The entertainment cartels have wheeled out yet another spurious ‘report’ custom-designed to “prove” most universities are hot-beds of illegality and most students are criminal p2p file sharers bent on ruining the profitability of the hard-pressed music and movie industries, simultaneously causing extreme distress to industry workers and contracted artists.
Backed by the AAU (Association of American Universities), Organized Music’s RIAA (Recording Industry Association of America) and Hollywood’s MPAA (Motion Picture Association of America) regaled the US House Subcommittee on 21st Century Competitiveness with a corporate propaganda piece meant to encourage it to endorse further entirely self-serving entertainment cartel incursions into the US education system.
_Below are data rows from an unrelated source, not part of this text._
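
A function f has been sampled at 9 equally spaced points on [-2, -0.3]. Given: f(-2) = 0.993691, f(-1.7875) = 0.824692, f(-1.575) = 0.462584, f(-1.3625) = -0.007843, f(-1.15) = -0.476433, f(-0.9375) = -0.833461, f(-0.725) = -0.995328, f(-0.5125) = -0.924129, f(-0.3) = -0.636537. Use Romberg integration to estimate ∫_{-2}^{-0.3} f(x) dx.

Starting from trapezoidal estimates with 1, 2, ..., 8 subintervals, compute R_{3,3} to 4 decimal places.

-0.3841

R_{0,0} (trapezoid, 1 panel, h=1.7000): 0.303581
R_{1,0} (trapezoid, 2 panels, h=0.8500): -0.253178
R_{2,0} (trapezoid, 4 panels, h=0.4250): -0.353005
R_{3,0} (trapezoid, 8 panels, h=0.2125): -0.376410
R_{1,1} = -0.253178 + (-0.253178 − 0.303581)/3 = -0.438764
R_{2,1} = -0.353005 + (-0.353005 − (-0.253178))/3 = -0.386281
R_{3,1} = -0.376410 + (-0.376410 − (-0.353005))/3 = -0.384212
R_{2,2} = -0.386281 + (-0.386281 − (-0.438764))/15 = -0.382782
R_{3,2} = -0.384212 + (-0.384212 − (-0.386281))/15 = -0.384074
R_{3,3} = -0.384074 + (-0.384074 − (-0.382782))/63 = -0.384095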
Subcommittee chairman Ric Keller not only acted as a cartel demo clerk, he also asked leading questions and stressed how US taxpayers would help pay the Big Four record labels (only one of which, Warner Music, is actually American) and the Holywood movie studio cartel, which admittedly includes a higher proportion of US companies than Big Music, to continue their efforts to sue American students into becoming compliant consumers.
Or as InsideHigher Ed puts it, “Colleges have shown a wide-ranging level of interest and success in stopping illegal file sharing on their campuses, a panel of higher education experts and entertainment industry executives told a U.S. House of Representatives subcommittee on Tuesday.”